Conventional methods that are used to treat the wastewater containing heavy metals are chemical precipitation, ion exchange, solvent extraction, adsorption, membrane processes, etc. The search for new technology led to biosorption which is a physicochemical process dealing with the interaction of material of biological origin and a contaminant [8]. This chapter reports the effect of contact time and adsorbent dose on Ni (II) sorption by using bacteria Bacillus laterosporus.

Materials and Methods

Preparation of Biosorbent

The biosorbent used for the study was Bacillus laterosporus. The strain was maintained on nutrient agar slants and stored at 4°C with routine transfers in a cycle of 1month. The bacteria were cultured in agitated and aerated liquid media by adopting the shake flask method. Dried biomass was used for the biosorption studies.

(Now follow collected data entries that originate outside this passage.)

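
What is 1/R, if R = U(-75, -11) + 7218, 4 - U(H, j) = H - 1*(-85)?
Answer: 1/7212 ≈ 0.00013866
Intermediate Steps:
U(H, j) = -81 - H (U(H, j) = 4 - (H - 1*(-85)) = 4 - (H + 85) = 4 - (85 + H) = 4 + (-85 - H) = -81 - H)
R = 7212 (R = (-81 - 1*(-75)) + 7218 = (-81 + 75) + 7218 = -6 + 7218 = 7212)
1/R = 1/7212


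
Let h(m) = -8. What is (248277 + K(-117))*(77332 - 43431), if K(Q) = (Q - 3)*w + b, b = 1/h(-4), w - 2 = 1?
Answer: 67237039835/8 ≈ 8.4046e+9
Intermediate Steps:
w = 3 (w = 2 + 1 = 3)
b = -⅛ (b = 1/(-8) = -⅛ ≈ -0.12500)
K(Q) = -73/8 + 3*Q (K(Q) = (Q - 3)*3 - ⅛ = (-3 + Q)*3 - ⅛ = (-9 + 3*Q) - ⅛ = -73/8 + 3*Q)
(248277 + K(-117))*(77332 - 43431) = (248277 + (-73/8 + 3*(-117)))*(77332 - 43431) = (248277 + (-73/8 - 351))*33901 = (248277 - 2881/8)*33901 = (1983335/8)*33901 = 67237039835/8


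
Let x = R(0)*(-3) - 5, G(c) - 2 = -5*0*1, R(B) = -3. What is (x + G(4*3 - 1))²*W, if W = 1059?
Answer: 38124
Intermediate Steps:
G(c) = 2 (G(c) = 2 - 5*0*1 = 2 + 0*1 = 2 + 0 = 2)
x = 4 (x = -3*(-3) - 5 = 9 - 5 = 4)
(x + G(4*3 - 1))²*W = (4 + 2)²*1059 = 6²*1059 = 36*1059 = 38124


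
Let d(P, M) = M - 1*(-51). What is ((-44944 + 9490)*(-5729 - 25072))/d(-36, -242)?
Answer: -1092018654/191 ≈ -5.7174e+6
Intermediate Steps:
d(P, M) = 51 + M (d(P, M) = M + 51 = 51 + M)
((-44944 + 9490)*(-5729 - 25072))/d(-36, -242) = ((-44944 + 9490)*(-5729 - 25072))/(51 - 242) = -35454*(-30801)/(-191) = 1092018654*(-1/191) = -1092018654/191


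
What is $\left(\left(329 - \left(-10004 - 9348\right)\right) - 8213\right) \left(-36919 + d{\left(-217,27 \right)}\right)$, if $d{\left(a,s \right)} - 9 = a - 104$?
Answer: $-426965108$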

Preparation of Stock Solution

All reagents were of analytical reagent grade. A stock solution of 1,000 mg/l of Ni (II) was prepared by using nickel sulfate in double distilled water.

Biosorption Experiments

Biosorption experiments were performed in a rotary shaker using 250-ml Erlenmeyer flask ­containing 0.2 g of biomass and 50 ppm Ni (II) solution. The concentration of metal ion was determined by using atomic absorption spectrophotometer. The amount of Ni (II) adsorbed by the biomass was calculated from the differences between metal quantity added to the biomass and metal content of the supernatant using the following equation:

$$ q=v({C}_{i}-{C}_{f})/m$$

where q is the metal uptake (mg metal/g of the biosorbent), v is the liquid sample volume (l), C _i is the initial concentration of the metal in the solution (mg/l), C _f , the final concentration of metal in the solution(mg/l), and m is the amount of the added biosorbent on the dry basis (g).

Results and Discussion

Effect of Contact Time

Performance of biosorbent on the biosorption of Ni (II) at different contact time was carried out with initial Ni (II) concentration of 50 ppm. Results (Fig. 50.1) show that capacity of biosorption increased with contact time.

Fig. 50.1

Effect of contact time on Ni (II) sorption

Effect of Adsorbent Dose

Experiments were conducted to study the effect of biosorbent dosage on metal removal at room temperature at initial concentration of 50 ppm Ni (II) solution with contact time 1h. It can be observed from (Fig. 50.2) that the metal uptake decreases with increase in adsorbent dosage.

Fig. 50.2

Effect of biomass dose on Ni (II) sorption

Fig. 50.3

The adsorption kinetic data of Ni (II) on Bacillus laterosporus

Kinetic Modeling of Ni (II) Adsorption

Kinetics describes the solute uptake rate which in turn controls the resident time of sorbate uptake at the solid–solution interface.

The pseudo second-order rate equation is expressed as

$$\text{d}{q}_{t}/\text{d}t={k}_{2}{\left({q}_{\text{eq}}-{q}_{t}\right)}^{2}$$

where k ₂ is pseudo second-order rate constant.

The experimental data fit well with second-order kinetic model (Fig. 50.3).

Conclusions

The present study shows that Bacillus laterosporus was an effective biosorbent for biosorption of nickel (II) ions from aqueous solutions. The effects of process parameters like contact time and adsorbent dosage were studied. The biosorption could be best described by pseudo second-order kinetic equation.